Cueilleur: Ouais, quelque chose d’aussi petit que d’ajouter des toilettes pour femmes. C’est quelque chose auquel vous ne pensez pas, mais cela fait évidemment une grande différence. Je veux aussi vous demander comment tout cela s’inscrit dans le contexte macroéconomique, car historiquement, certaines personnes et certains critiques ont dit : “Oh, eh bien, ESG. C’est un phénomène de marché haussier. Et c’est vraiment agréable d’avoir, c’est quelque chose dont vous pouvez bénéficier lorsque l’économie se porte bien, lorsque les marchés se portent bien.” Et c’est en partie pourquoi nous avons vu tant de capitaux affluer dans ce domaine qui s’est depuis inversé, du moins dans de nombreuses sociétés ESG traditionnelles cotées en bourse. Mais maintenant, nous sommes confrontés à l’inflation, nous sommes confrontés à des taux d’intérêt plus élevés, à la perspective d’une récession potentielle, craignez-vous que l’ESG ne soit davantage relégué au second plan dans la salle de réunion, à la lumière de certains de ces défis macroéconomiques ?

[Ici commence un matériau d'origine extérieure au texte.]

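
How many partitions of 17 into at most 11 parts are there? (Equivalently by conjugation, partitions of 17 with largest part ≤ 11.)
p(17, parts ≤ 11) = 278

Use the recurrence p(n, m) = p(n, m−1) + p(n−m, m): either the largest part is < m (count p(n, m−1)) or the largest part is exactly m (remove one copy of m, count p(n−m, m)). With p(0, ·) = 1 this gives p(17, parts ≤ 11) = 278. (By conjugating Young diagrams, this also counts partitions of 17 into at most 11 parts.)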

Taylor Wolfe : Je ne pense pas qu’ils le feront. Je ne pense pas qu’on revienne à l’époque où la poursuite du profit se faisait au détriment de l’environnement, c’est vers notre société que nous nous dirigeons. Et je pense que les initiatives ESG intelligentes sont tout simplement de bonnes affaires. Cela rend les entreprises plus compétitives, plus rentables et plus précieuses à long terme. Et nous avons étudié cela, d’accord, nous regardons – si vous regardez la génération Y et la génération Z, ils se soucient de la façon dont ils dépensent leurs deux actifs les plus importants, leur argent et leur temps, et ils le font encore plus dans un façon qui s’aligne sur leur système de valeurs. Qu’est-ce que cela signifie? Ce sont les mêmes personnes qui sont vos employés, vos clients, vos actionnaires. Et comme une entreprise et un conseil d’administration y réfléchissent, dans la mesure où vous pouvez attirer et fidéliser des clients plus fidèles, des employés plus fidèles, des actionnaires plus fidèles, vous réduisez vos coûts d’acquisition de clients, vous réduisez vos coûts en capital humain et vous réduisez votre coût global du capital . Cela rend votre entreprise plus compétitive, ce qui la rend plus rentable, ce qui la rend plus précieuse à long terme. Et si sûr, dans ce type d’environnement où nous avons un contexte de hausse de l’inflation, vous savez, les taux augmentent, nous sommes peut-être en récession ou la récession peut être vraiment, vous savez, dans quelques trimestres, je pense que les entreprises réfléchissent à la façon dont ils peuvent, vous savez, suivre les prix, comment peuvent-ils renforcer les douves autour de leur entreprise. Et avoir une solution plus durable entraînera une inélasticité des prix, ce qui protégera leur activité et leur rentabilité.